Станкус с удовольствием повалился на кровать, задрал ноги на спинку и, прищурив один глаз, внимательно уставился на кончик своего башмака.

— Видишь ли, многоуважаемый пастушонок, если бы на этом свете зло делали только скверные люди, злодеи, то жизнь была бы похожа на прелестный фильм со счастливым концом.
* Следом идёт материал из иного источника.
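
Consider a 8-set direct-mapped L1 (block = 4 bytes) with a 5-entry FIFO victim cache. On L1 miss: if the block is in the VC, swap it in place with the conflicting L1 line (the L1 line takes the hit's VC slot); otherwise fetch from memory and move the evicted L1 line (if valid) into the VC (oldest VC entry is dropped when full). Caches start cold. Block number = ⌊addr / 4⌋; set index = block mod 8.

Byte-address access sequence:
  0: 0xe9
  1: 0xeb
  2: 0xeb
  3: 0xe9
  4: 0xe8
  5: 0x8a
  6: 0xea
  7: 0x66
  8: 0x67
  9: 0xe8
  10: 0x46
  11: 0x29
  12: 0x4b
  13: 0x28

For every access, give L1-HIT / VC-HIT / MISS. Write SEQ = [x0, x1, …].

SEQ = [MISS, L1-HIT, L1-HIT, L1-HIT, L1-HIT, MISS, VC-HIT, MISS, L1-HIT, L1-HIT, MISS, MISS, MISS, VC-HIT]

  [0] addr=0xe9 blk=58 s=2: MISS | VC []
  [1] addr=0xeb blk=58 s=2: L1-HIT | VC []
  [2] addr=0xeb blk=58 s=2: L1-HIT | VC []
  [3] addr=0xe9 blk=58 s=2: L1-HIT | VC []
  [4] addr=0xe8 blk=58 s=2: L1-HIT | VC []
  [5] addr=0x8a blk=34 s=2: MISS | VC [58]
  [6] addr=0xea blk=58 s=2: VC-HIT | VC [34]
  [7] addr=0x66 blk=25 s=1: MISS | VC [34]
  [8] addr=0x67 blk=25 s=1: L1-HIT | VC [34]
  [9] addr=0xe8 blk=58 s=2: L1-HIT | VC [34]
  [10] addr=0x46 blk=17 s=1: MISS | VC [34, 25]
  [11] addr=0x29 blk=10 s=2: MISS | VC [34, 25, 58]
  [12] addr=0x4b blk=18 s=2: MISS | VC [34, 25, 58, 10]
  [13] addr=0x28 blk=10 s=2: VC-HIT | VC [34, 25, 58, 18]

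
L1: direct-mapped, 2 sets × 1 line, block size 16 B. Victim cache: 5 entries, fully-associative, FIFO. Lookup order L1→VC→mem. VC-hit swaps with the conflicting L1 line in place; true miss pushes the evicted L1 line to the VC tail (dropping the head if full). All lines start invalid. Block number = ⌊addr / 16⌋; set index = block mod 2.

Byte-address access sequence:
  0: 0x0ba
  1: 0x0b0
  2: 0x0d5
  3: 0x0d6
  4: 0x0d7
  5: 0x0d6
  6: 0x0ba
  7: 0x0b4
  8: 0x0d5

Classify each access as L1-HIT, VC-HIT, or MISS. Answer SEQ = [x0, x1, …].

  [0] addr=0xba blk=11 s=1: MISS | VC []
  [1] addr=0xb0 blk=11 s=1: L1-HIT | VC []
  [2] addr=0xd5 blk=13 s=1: MISS | VC [11]
  [3] addr=0xd6 blk=13 s=1: L1-HIT | VC [11]
  [4] addr=0xd7 blk=13 s=1: L1-HIT | VC [11]
  [5] addr=0xd6 blk=13 s=1: L1-HIT | VC [11]
  [6] addr=0xba blk=11 s=1: VC-HIT | VC [13]
  [7] addr=0xb4 blk=11 s=1: L1-HIT | VC [13]
  [8] addr=0xd5 blk=13 s=1: VC-HIT | VC [11]

SEQ = [MISS, L1-HIT, MISS, L1-HIT, L1-HIT, L1-HIT, VC-HIT, L1-HIT, VC-HIT]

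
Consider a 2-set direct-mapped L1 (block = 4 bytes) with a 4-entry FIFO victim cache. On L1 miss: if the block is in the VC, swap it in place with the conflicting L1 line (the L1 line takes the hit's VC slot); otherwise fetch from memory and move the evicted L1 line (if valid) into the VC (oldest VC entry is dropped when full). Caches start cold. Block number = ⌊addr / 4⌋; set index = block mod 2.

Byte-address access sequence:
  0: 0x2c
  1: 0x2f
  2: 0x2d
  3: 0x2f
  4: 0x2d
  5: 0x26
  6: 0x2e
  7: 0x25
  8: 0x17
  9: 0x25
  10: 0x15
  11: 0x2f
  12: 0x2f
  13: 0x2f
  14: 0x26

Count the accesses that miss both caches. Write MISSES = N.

MISSES = 3

  [0] addr=0x2c blk=11 s=1: MISS | VC []
  [1] addr=0x2f blk=11 s=1: L1-HIT | VC []
  [2] addr=0x2d blk=11 s=1: L1-HIT | VC []
  [3] addr=0x2f blk=11 s=1: L1-HIT | VC []
  [4] addr=0x2d blk=11 s=1: L1-HIT | VC []
  [5] addr=0x26 blk=9 s=1: MISS | VC [11]
  [6] addr=0x2e blk=11 s=1: VC-HIT | VC [9]
  [7] addr=0x25 blk=9 s=1: VC-HIT | VC [11]
  [8] addr=0x17 blk=5 s=1: MISS | VC [11, 9]
  [9] addr=0x25 blk=9 s=1: VC-HIT | VC [11, 5]
  [10] addr=0x15 blk=5 s=1: VC-HIT | VC [11, 9]
  [11] addr=0x2f blk=11 s=1: VC-HIT | VC [5, 9]
  [12] addr=0x2f blk=11 s=1: L1-HIT | VC [5, 9]
  [13] addr=0x2f blk=11 s=1: L1-HIT | VC [5, 9]
  [14] addr=0x26 blk=9 s=1: VC-HIT | VC [5, 11]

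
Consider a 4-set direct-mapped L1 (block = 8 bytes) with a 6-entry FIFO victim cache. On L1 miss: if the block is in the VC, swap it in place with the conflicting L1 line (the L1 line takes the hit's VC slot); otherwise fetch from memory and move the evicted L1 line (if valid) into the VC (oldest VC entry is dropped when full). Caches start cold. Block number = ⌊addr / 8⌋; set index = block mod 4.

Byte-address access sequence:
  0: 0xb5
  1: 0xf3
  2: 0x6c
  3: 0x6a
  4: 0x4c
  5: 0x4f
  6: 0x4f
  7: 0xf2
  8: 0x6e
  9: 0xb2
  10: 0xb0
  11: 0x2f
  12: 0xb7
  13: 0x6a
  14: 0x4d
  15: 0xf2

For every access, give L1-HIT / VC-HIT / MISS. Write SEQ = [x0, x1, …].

SEQ = [MISS, MISS, MISS, L1-HIT, MISS, L1-HIT, L1-HIT, L1-HIT, VC-HIT, VC-HIT, L1-HIT, MISS, L1-HIT, VC-HIT, VC-HIT, VC-HIT]

  [0] addr=0xb5 blk=22 s=2: MISS | VC []
  [1] addr=0xf3 blk=30 s=2: MISS | VC [22]
  [2] addr=0x6c blk=13 s=1: MISS | VC [22]
  [3] addr=0x6a blk=13 s=1: L1-HIT | VC [22]
  [4] addr=0x4c blk=9 s=1: MISS | VC [22, 13]
  [5] addr=0x4f blk=9 s=1: L1-HIT | VC [22, 13]
  [6] addr=0x4f blk=9 s=1: L1-HIT | VC [22, 13]
  [7] addr=0xf2 blk=30 s=2: L1-HIT | VC [22, 13]
  [8] addr=0x6e blk=13 s=1: VC-HIT | VC [22, 9]
  [9] addr=0xb2 blk=22 s=2: VC-HIT | VC [30, 9]
  [10] addr=0xb0 blk=22 s=2: L1-HIT | VC [30, 9]
  [11] addr=0x2f blk=5 s=1: MISS | VC [30, 9, 13]
  [12] addr=0xb7 blk=22 s=2: L1-HIT | VC [30, 9, 13]
  [13] addr=0x6a blk=13 s=1: VC-HIT | VC [30, 9, 5]
  [14] addr=0x4d blk=9 s=1: VC-HIT | VC [30, 13, 5]
  [15] addr=0xf2 blk=30 s=2: VC-HIT | VC [22, 13, 5]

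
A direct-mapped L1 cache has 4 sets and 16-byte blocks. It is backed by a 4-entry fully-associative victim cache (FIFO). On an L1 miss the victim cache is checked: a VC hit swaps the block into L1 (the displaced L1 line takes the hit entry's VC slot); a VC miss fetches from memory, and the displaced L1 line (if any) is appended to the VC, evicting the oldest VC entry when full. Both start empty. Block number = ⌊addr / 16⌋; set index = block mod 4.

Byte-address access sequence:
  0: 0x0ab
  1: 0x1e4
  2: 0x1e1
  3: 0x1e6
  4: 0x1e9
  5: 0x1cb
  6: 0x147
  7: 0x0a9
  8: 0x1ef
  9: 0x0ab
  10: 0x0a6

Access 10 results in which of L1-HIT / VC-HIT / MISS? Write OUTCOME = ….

0: 0xab (blk 10, set 2) → MISS  vc=[]
1: 0x1e4 (blk 30, set 2) → MISS  vc=[10]
2: 0x1e1 (blk 30, set 2) → L1-HIT  vc=[10]
3: 0x1e6 (blk 30, set 2) → L1-HIT  vc=[10]
4: 0x1e9 (blk 30, set 2) → L1-HIT  vc=[10]
5: 0x1cb (blk 28, set 0) → MISS  vc=[10]
6: 0x147 (blk 20, set 0) → MISS  vc=[10, 28]
7: 0xa9 (blk 10, set 2) → VC-HIT  vc=[30, 28]
8: 0x1ef (blk 30, set 2) → VC-HIT  vc=[10, 28]
9: 0xab (blk 10, set 2) → VC-HIT  vc=[30, 28]
10: 0xa6 (blk 10, set 2) → L1-HIT  vc=[30, 28]

OUTCOME = L1-HIT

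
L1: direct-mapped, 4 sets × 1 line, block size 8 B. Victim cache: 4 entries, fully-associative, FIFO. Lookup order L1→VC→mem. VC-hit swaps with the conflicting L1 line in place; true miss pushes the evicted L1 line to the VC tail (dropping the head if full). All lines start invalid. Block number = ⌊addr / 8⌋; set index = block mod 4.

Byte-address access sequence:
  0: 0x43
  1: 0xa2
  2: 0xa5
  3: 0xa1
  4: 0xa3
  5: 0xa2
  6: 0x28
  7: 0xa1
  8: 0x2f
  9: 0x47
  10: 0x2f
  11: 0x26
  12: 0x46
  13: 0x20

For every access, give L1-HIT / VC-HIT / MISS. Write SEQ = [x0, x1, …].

SEQ = [MISS, MISS, L1-HIT, L1-HIT, L1-HIT, L1-HIT, MISS, L1-HIT, L1-HIT, VC-HIT, L1-HIT, MISS, VC-HIT, VC-HIT]

  [0] addr=0x43 blk=8 s=0: MISS | VC []
  [1] addr=0xa2 blk=20 s=0: MISS | VC [8]
  [2] addr=0xa5 blk=20 s=0: L1-HIT | VC [8]
  [3] addr=0xa1 blk=20 s=0: L1-HIT | VC [8]
  [4] addr=0xa3 blk=20 s=0: L1-HIT | VC [8]
  [5] addr=0xa2 blk=20 s=0: L1-HIT | VC [8]
  [6] addr=0x28 blk=5 s=1: MISS | VC [8]
  [7] addr=0xa1 blk=20 s=0: L1-HIT | VC [8]
  [8] addr=0x2f blk=5 s=1: L1-HIT | VC [8]
  [9] addr=0x47 blk=8 s=0: VC-HIT | VC [20]
  [10] addr=0x2f blk=5 s=1: L1-HIT | VC [20]
  [11] addr=0x26 blk=4 s=0: MISS | VC [20, 8]
  [12] addr=0x46 blk=8 s=0: VC-HIT | VC [20, 4]
  [13] addr=0x20 blk=4 s=0: VC-HIT | VC [20, 8]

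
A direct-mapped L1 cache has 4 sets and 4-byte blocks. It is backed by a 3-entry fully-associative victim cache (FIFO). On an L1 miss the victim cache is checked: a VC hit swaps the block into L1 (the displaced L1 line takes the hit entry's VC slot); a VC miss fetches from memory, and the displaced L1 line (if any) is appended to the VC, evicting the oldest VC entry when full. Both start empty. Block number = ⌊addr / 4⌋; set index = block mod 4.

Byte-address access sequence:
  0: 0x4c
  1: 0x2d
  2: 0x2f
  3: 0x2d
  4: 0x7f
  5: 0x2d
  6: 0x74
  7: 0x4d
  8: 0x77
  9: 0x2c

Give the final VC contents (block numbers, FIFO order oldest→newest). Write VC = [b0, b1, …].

  [0] addr=0x4c blk=19 s=3: MISS | VC []
  [1] addr=0x2d blk=11 s=3: MISS | VC [19]
  [2] addr=0x2f blk=11 s=3: L1-HIT | VC [19]
  [3] addr=0x2d blk=11 s=3: L1-HIT | VC [19]
  [4] addr=0x7f blk=31 s=3: MISS | VC [19, 11]
  [5] addr=0x2d blk=11 s=3: VC-HIT | VC [19, 31]
  [6] addr=0x74 blk=29 s=1: MISS | VC [19, 31]
  [7] addr=0x4d blk=19 s=3: VC-HIT | VC [11, 31]
  [8] addr=0x77 blk=29 s=1: L1-HIT | VC [11, 31]
  [9] addr=0x2c blk=11 s=3: VC-HIT | VC [19, 31]

VC = [19, 31]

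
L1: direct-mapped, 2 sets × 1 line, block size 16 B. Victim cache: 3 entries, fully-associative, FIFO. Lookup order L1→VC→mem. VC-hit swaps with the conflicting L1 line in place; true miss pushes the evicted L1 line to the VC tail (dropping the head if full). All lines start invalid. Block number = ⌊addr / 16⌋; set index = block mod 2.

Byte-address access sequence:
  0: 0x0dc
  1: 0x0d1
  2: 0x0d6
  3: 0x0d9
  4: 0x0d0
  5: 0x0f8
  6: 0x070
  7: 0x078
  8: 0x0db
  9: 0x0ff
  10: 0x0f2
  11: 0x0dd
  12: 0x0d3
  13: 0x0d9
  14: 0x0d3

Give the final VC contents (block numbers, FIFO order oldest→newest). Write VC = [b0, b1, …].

0: 0xdc (blk 13, set 1) → MISS  vc=[]
1: 0xd1 (blk 13, set 1) → L1-HIT  vc=[]
2: 0xd6 (blk 13, set 1) → L1-HIT  vc=[]
3: 0xd9 (blk 13, set 1) → L1-HIT  vc=[]
4: 0xd0 (blk 13, set 1) → L1-HIT  vc=[]
5: 0xf8 (blk 15, set 1) → MISS  vc=[13]
6: 0x70 (blk 7, set 1) → MISS  vc=[13, 15]
7: 0x78 (blk 7, set 1) → L1-HIT  vc=[13, 15]
8: 0xdb (blk 13, set 1) → VC-HIT  vc=[7, 15]
9: 0xff (blk 15, set 1) → VC-HIT  vc=[7, 13]
10: 0xf2 (blk 15, set 1) → L1-HIT  vc=[7, 13]
11: 0xdd (blk 13, set 1) → VC-HIT  vc=[7, 15]
12: 0xd3 (blk 13, set 1) → L1-HIT  vc=[7, 15]
13: 0xd9 (blk 13, set 1) → L1-HIT  vc=[7, 15]
14: 0xd3 (blk 13, set 1) → L1-HIT  vc=[7, 15]

VC = [7, 15]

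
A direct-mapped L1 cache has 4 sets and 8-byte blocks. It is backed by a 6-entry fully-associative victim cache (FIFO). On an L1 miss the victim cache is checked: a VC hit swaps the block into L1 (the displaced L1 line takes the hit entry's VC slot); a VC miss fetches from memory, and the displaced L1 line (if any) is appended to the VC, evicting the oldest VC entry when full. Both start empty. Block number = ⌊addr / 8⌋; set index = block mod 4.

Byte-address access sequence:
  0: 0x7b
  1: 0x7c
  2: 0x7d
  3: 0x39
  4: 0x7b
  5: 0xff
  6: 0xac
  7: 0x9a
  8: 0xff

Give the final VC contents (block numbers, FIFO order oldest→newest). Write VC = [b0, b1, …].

VC = [7, 15, 19]

#0 0x7b→b15/s3 MISS; vc=[]
#1 0x7c→b15/s3 L1-HIT; vc=[]
#2 0x7d→b15/s3 L1-HIT; vc=[]
#3 0x39→b7/s3 MISS; vc=[15]
#4 0x7b→b15/s3 VC-HIT; vc=[7]
#5 0xff→b31/s3 MISS; vc=[7,15]
#6 0xac→b21/s1 MISS; vc=[7,15]
#7 0x9a→b19/s3 MISS; vc=[7,15,31]
#8 0xff→b31/s3 VC-HIT; vc=[7,15,19]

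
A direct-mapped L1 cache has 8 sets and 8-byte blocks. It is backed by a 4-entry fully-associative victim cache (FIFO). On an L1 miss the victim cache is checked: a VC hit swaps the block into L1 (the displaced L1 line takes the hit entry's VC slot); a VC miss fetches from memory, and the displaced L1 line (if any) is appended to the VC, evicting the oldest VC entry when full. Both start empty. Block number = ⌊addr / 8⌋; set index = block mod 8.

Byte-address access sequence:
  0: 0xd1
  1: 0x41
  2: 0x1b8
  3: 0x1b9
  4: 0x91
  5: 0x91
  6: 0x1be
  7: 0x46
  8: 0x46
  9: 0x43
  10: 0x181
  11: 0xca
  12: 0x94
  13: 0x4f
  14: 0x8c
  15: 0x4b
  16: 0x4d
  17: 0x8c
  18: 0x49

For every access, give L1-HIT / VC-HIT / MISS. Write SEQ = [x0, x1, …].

SEQ = [MISS, MISS, MISS, L1-HIT, MISS, L1-HIT, L1-HIT, L1-HIT, L1-HIT, L1-HIT, MISS, MISS, L1-HIT, MISS, MISS, VC-HIT, L1-HIT, VC-HIT, VC-HIT]

0: 0xd1 (blk 26, set 2) → MISS  vc=[]
1: 0x41 (blk 8, set 0) → MISS  vc=[]
2: 0x1b8 (blk 55, set 7) → MISS  vc=[]
3: 0x1b9 (blk 55, set 7) → L1-HIT  vc=[]
4: 0x91 (blk 18, set 2) → MISS  vc=[26]
5: 0x91 (blk 18, set 2) → L1-HIT  vc=[26]
6: 0x1be (blk 55, set 7) → L1-HIT  vc=[26]
7: 0x46 (blk 8, set 0) → L1-HIT  vc=[26]
8: 0x46 (blk 8, set 0) → L1-HIT  vc=[26]
9: 0x43 (blk 8, set 0) → L1-HIT  vc=[26]
10: 0x181 (blk 48, set 0) → MISS  vc=[26, 8]
11: 0xca (blk 25, set 1) → MISS  vc=[26, 8]
12: 0x94 (blk 18, set 2) → L1-HIT  vc=[26, 8]
13: 0x4f (blk 9, set 1) → MISS  vc=[26, 8, 25]
14: 0x8c (blk 17, set 1) → MISS  vc=[26, 8, 25, 9]
15: 0x4b (blk 9, set 1) → VC-HIT  vc=[26, 8, 25, 17]
16: 0x4d (blk 9, set 1) → L1-HIT  vc=[26, 8, 25, 17]
17: 0x8c (blk 17, set 1) → VC-HIT  vc=[26, 8, 25, 9]
18: 0x49 (blk 9, set 1) → VC-HIT  vc=[26, 8, 25, 17]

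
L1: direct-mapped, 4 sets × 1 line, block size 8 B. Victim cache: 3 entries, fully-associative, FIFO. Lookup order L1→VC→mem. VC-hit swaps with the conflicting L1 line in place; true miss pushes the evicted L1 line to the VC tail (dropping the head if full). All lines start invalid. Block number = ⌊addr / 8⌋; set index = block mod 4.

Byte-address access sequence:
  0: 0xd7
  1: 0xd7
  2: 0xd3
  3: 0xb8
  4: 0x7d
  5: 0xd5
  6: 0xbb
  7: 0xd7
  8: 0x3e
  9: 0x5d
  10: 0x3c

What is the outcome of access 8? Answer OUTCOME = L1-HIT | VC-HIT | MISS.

#0 0xd7→b26/s2 MISS; vc=[]
#1 0xd7→b26/s2 L1-HIT; vc=[]
#2 0xd3→b26/s2 L1-HIT; vc=[]
#3 0xb8→b23/s3 MISS; vc=[]
#4 0x7d→b15/s3 MISS; vc=[23]
#5 0xd5→b26/s2 L1-HIT; vc=[23]
#6 0xbb→b23/s3 VC-HIT; vc=[15]
#7 0xd7→b26/s2 L1-HIT; vc=[15]
#8 0x3e→b7/s3 MISS; vc=[15,23]
#9 0x5d→b11/s3 MISS; vc=[15,23,7]
#10 0x3c→b7/s3 VC-HIT; vc=[15,23,11]

OUTCOME = MISS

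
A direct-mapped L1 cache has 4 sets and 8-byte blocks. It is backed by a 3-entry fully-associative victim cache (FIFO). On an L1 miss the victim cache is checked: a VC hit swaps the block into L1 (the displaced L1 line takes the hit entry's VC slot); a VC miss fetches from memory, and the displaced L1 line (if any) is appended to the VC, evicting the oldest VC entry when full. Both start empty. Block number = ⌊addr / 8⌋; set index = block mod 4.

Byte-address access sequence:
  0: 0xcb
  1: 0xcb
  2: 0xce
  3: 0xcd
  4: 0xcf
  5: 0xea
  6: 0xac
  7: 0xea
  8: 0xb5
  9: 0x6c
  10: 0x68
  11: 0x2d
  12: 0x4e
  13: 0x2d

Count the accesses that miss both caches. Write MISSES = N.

MISSES = 7

#0 0xcb→b25/s1 MISS; vc=[]
#1 0xcb→b25/s1 L1-HIT; vc=[]
#2 0xce→b25/s1 L1-HIT; vc=[]
#3 0xcd→b25/s1 L1-HIT; vc=[]
#4 0xcf→b25/s1 L1-HIT; vc=[]
#5 0xea→b29/s1 MISS; vc=[25]
#6 0xac→b21/s1 MISS; vc=[25,29]
#7 0xea→b29/s1 VC-HIT; vc=[25,21]
#8 0xb5→b22/s2 MISS; vc=[25,21]
#9 0x6c→b13/s1 MISS; vc=[25,21,29]
#10 0x68→b13/s1 L1-HIT; vc=[25,21,29]
#11 0x2d→b5/s1 MISS; vc=[21,29,13]
#12 0x4e→b9/s1 MISS; vc=[29,13,5]
#13 0x2d→b5/s1 VC-HIT; vc=[29,13,9]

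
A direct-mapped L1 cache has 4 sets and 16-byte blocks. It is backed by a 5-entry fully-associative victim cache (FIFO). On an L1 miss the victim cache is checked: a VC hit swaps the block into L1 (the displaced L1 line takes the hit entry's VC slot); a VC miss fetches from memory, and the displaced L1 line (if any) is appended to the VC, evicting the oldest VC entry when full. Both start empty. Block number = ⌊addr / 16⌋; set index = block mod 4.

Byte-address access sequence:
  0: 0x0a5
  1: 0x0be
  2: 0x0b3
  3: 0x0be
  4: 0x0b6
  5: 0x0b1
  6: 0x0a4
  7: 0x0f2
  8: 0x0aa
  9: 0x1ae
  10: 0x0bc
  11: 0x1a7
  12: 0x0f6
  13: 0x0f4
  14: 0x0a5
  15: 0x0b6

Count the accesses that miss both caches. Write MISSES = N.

MISSES = 4

  [0] addr=0xa5 blk=10 s=2: MISS | VC []
  [1] addr=0xbe blk=11 s=3: MISS | VC []
  [2] addr=0xb3 blk=11 s=3: L1-HIT | VC []
  [3] addr=0xbe blk=11 s=3: L1-HIT | VC []
  [4] addr=0xb6 blk=11 s=3: L1-HIT | VC []
  [5] addr=0xb1 blk=11 s=3: L1-HIT | VC []
  [6] addr=0xa4 blk=10 s=2: L1-HIT | VC []
  [7] addr=0xf2 blk=15 s=3: MISS | VC [11]
  [8] addr=0xaa blk=10 s=2: L1-HIT | VC [11]
  [9] addr=0x1ae blk=26 s=2: MISS | VC [11, 10]
  [10] addr=0xbc blk=11 s=3: VC-HIT | VC [15, 10]
  [11] addr=0x1a7 blk=26 s=2: L1-HIT | VC [15, 10]
  [12] addr=0xf6 blk=15 s=3: VC-HIT | VC [11, 10]
  [13] addr=0xf4 blk=15 s=3: L1-HIT | VC [11, 10]
  [14] addr=0xa5 blk=10 s=2: VC-HIT | VC [11, 26]
  [15] addr=0xb6 blk=11 s=3: VC-HIT | VC [15, 26]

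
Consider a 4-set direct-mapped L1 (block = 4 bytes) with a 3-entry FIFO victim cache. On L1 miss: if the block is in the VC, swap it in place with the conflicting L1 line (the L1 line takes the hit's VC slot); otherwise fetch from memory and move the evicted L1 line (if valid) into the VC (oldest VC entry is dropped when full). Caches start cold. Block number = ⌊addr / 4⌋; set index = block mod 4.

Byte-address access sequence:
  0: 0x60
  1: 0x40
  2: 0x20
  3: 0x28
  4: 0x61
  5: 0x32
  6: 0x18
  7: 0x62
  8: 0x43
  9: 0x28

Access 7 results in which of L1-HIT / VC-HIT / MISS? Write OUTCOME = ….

OUTCOME = VC-HIT

  [0] addr=0x60 blk=24 s=0: MISS | VC []
  [1] addr=0x40 blk=16 s=0: MISS | VC [24]
  [2] addr=0x20 blk=8 s=0: MISS | VC [24, 16]
  [3] addr=0x28 blk=10 s=2: MISS | VC [24, 16]
  [4] addr=0x61 blk=24 s=0: VC-HIT | VC [8, 16]
  [5] addr=0x32 blk=12 s=0: MISS | VC [8, 16, 24]
  [6] addr=0x18 blk=6 s=2: MISS | VC [16, 24, 10]
  [7] addr=0x62 blk=24 s=0: VC-HIT | VC [16, 12, 10]
  [8] addr=0x43 blk=16 s=0: VC-HIT | VC [24, 12, 10]
  [9] addr=0x28 blk=10 s=2: VC-HIT | VC [24, 12, 6]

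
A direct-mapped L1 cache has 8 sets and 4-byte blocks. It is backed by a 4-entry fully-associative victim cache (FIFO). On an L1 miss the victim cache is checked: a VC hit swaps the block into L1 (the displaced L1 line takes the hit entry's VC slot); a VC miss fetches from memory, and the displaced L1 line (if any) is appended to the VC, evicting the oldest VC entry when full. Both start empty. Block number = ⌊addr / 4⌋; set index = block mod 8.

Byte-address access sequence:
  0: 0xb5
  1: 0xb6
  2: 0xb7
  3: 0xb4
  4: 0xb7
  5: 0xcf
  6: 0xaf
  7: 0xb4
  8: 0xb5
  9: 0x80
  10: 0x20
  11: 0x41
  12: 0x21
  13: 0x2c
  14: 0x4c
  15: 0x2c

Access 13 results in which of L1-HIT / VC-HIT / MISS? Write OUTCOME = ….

OUTCOME = MISS

0: 0xb5 (blk 45, set 5) → MISS  vc=[]
1: 0xb6 (blk 45, set 5) → L1-HIT  vc=[]
2: 0xb7 (blk 45, set 5) → L1-HIT  vc=[]
3: 0xb4 (blk 45, set 5) → L1-HIT  vc=[]
4: 0xb7 (blk 45, set 5) → L1-HIT  vc=[]
5: 0xcf (blk 51, set 3) → MISS  vc=[]
6: 0xaf (blk 43, set 3) → MISS  vc=[51]
7: 0xb4 (blk 45, set 5) → L1-HIT  vc=[51]
8: 0xb5 (blk 45, set 5) → L1-HIT  vc=[51]
9: 0x80 (blk 32, set 0) → MISS  vc=[51]
10: 0x20 (blk 8, set 0) → MISS  vc=[51, 32]
11: 0x41 (blk 16, set 0) → MISS  vc=[51, 32, 8]
12: 0x21 (blk 8, set 0) → VC-HIT  vc=[51, 32, 16]
13: 0x2c (blk 11, set 3) → MISS  vc=[51, 32, 16, 43]
14: 0x4c (blk 19, set 3) → MISS  vc=[32, 16, 43, 11]
15: 0x2c (blk 11, set 3) → VC-HIT  vc=[32, 16, 43, 19]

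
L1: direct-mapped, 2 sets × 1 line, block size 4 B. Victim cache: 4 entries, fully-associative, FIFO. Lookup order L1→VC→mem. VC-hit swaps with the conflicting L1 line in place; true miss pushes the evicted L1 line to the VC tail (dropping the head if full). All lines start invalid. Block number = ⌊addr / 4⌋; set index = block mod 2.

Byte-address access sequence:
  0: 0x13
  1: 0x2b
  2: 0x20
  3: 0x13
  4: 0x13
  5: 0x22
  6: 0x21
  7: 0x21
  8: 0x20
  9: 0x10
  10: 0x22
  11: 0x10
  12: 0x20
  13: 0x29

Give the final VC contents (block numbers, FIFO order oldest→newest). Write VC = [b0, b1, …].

0: 0x13 (blk 4, set 0) → MISS  vc=[]
1: 0x2b (blk 10, set 0) → MISS  vc=[4]
2: 0x20 (blk 8, set 0) → MISS  vc=[4, 10]
3: 0x13 (blk 4, set 0) → VC-HIT  vc=[8, 10]
4: 0x13 (blk 4, set 0) → L1-HIT  vc=[8, 10]
5: 0x22 (blk 8, set 0) → VC-HIT  vc=[4, 10]
6: 0x21 (blk 8, set 0) → L1-HIT  vc=[4, 10]
7: 0x21 (blk 8, set 0) → L1-HIT  vc=[4, 10]
8: 0x20 (blk 8, set 0) → L1-HIT  vc=[4, 10]
9: 0x10 (blk 4, set 0) → VC-HIT  vc=[8, 10]
10: 0x22 (blk 8, set 0) → VC-HIT  vc=[4, 10]
11: 0x10 (blk 4, set 0) → VC-HIT  vc=[8, 10]
12: 0x20 (blk 8, set 0) → VC-HIT  vc=[4, 10]
13: 0x29 (blk 10, set 0) → VC-HIT  vc=[4, 8]

VC = [4, 8]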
Но ведь мы на каждом шагу видим, как вовсе даже не плохие, а порою, быть может, даже добрые люди вынуждены принимать участие в преступлениях и делать зло. Я немало объездил стран и могу тебе сообщить вполне точно: весь мир населен простыми людьми, которые больше всего думают о том, чтобы накормить своих ребятишек, достать им самые лучшие лекарства, купить какой-нибудь шкаф, велосипед или автомобиль, подарить новое пальто жене, а старику отцу преподнести на именины какую-нибудь трубку с русалкой на чубуке, Но эти тихие, симпатичные люди не решают дела.